Free speech would be restricted under Government plans to combat extremism, a senior Conservative MP has warned.
David Davis said proposals for anti-extremism orders “just won’t work”.
His comments were echoed by the Shadow Home Secretary who cautioned that ministers must “proceed with the utmost caution”.
The criticism came ahead of David Cameron launching his Government’s counter-extremism strategy today.
Writing online the Prime Minister said the “extremist narrative needs to be fought every day at the kitchen table, on the university campus, online and on the airwaves”.
The new Counter-Extremism Strategy includes plans for Extremism Disruption Orders (EDOs).
Discussing the Government’s approach this morning, Home Secretary Theresa May came under pressure from the BBC’s John Humphrys about the definition of extremism.
Humphrys – who at one point described a definition used by Theresa May as “dangerously loose” – noted that the former head of MI5 has said Christian street preachers could be caught under the plans.
He also said that Conservative minister Dominic Raab has commented that people debating same-sex marriage could be “slapped down”.

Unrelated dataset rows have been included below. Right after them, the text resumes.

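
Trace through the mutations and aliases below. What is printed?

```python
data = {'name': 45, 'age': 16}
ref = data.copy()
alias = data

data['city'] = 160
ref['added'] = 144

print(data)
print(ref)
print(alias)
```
{'name': 45, 'age': 16, 'city': 160}
{'name': 45, 'age': 16, 'added': 144}
{'name': 45, 'age': 16, 'city': 160}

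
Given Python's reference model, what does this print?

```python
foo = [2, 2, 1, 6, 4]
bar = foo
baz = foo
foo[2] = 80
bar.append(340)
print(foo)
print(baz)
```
[2, 2, 80, 6, 4, 340]
[2, 2, 80, 6, 4, 340]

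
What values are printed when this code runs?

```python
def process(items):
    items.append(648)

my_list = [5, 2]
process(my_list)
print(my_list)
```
[5, 2, 648]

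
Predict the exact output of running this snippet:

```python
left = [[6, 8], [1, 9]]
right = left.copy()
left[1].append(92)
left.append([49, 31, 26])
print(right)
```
[[6, 8], [1, 9, 92]]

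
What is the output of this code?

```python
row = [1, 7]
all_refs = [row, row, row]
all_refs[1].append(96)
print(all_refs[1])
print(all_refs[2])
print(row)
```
[1, 7, 96]
[1, 7, 96]
[1, 7, 96]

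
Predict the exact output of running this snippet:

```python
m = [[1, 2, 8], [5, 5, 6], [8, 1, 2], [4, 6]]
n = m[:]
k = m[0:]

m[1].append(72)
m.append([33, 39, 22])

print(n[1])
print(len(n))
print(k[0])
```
[5, 5, 6, 72]
4
[1, 2, 8]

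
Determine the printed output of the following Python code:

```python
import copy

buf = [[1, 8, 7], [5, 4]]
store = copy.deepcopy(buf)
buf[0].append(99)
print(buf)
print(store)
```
[[1, 8, 7, 99], [5, 4]]
[[1, 8, 7], [5, 4]]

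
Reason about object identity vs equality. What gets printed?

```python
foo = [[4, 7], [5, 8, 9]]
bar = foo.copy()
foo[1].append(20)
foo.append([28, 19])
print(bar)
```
[[4, 7], [5, 8, 9, 20]]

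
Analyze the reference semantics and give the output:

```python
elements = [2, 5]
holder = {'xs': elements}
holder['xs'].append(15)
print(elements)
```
[2, 5, 15]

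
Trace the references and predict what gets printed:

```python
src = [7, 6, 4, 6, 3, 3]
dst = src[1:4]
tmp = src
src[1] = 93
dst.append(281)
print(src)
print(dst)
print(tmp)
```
[7, 93, 4, 6, 3, 3]
[6, 4, 6, 281]
[7, 93, 4, 6, 3, 3]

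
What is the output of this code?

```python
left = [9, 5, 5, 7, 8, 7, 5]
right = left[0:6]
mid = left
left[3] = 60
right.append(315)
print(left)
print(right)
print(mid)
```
[9, 5, 5, 60, 8, 7, 5]
[9, 5, 5, 7, 8, 7, 315]
[9, 5, 5, 60, 8, 7, 5]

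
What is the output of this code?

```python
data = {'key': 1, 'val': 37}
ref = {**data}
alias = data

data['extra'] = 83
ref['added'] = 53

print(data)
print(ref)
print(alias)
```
{'key': 1, 'val': 37, 'extra': 83}
{'key': 1, 'val': 37, 'added': 53}
{'key': 1, 'val': 37, 'extra': 83}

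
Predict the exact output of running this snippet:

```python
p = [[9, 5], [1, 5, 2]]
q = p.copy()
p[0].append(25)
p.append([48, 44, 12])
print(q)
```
[[9, 5, 25], [1, 5, 2]]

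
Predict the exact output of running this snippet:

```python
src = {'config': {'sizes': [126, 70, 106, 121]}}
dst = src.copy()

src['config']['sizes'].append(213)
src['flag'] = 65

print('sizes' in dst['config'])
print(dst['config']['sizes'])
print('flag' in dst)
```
True
[126, 70, 106, 121, 213]
False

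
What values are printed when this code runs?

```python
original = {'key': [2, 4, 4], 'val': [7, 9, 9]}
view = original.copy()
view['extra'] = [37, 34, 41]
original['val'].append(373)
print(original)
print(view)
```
{'key': [2, 4, 4], 'val': [7, 9, 9, 373]}
{'key': [2, 4, 4], 'val': [7, 9, 9, 373], 'extra': [37, 34, 41]}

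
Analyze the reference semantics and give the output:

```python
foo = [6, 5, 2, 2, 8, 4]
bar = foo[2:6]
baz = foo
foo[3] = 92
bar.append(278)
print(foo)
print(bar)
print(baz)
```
[6, 5, 2, 92, 8, 4]
[2, 2, 8, 4, 278]
[6, 5, 2, 92, 8, 4]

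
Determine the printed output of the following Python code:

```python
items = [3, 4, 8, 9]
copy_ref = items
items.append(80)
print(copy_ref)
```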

Mrs May insisted that the plans to combat extremism would not stifle freedom of expression, saying free speech “underpins our socety”.
However, she did acknowledge that the Government was taking its time on the legislation in order to avoid “unintended consequences”.
David Davis, a former Shadow Home Secretary, cautioned: “The government of the day cannot easily lay down what British values are.
“If you enforce tolerance of other religions you cramp free speech”, he said.
Labour’s Andy Burnham noted that while combating terrorism was a big challenge, “we have a job to ensure that, in this difficult area, the government gets the balance right and doesn’t go beyond that”.
Commenting that ministers should take care to ensure the measures are not “heavy handed”, Burnham added: “The government must proceed with the utmost caution”.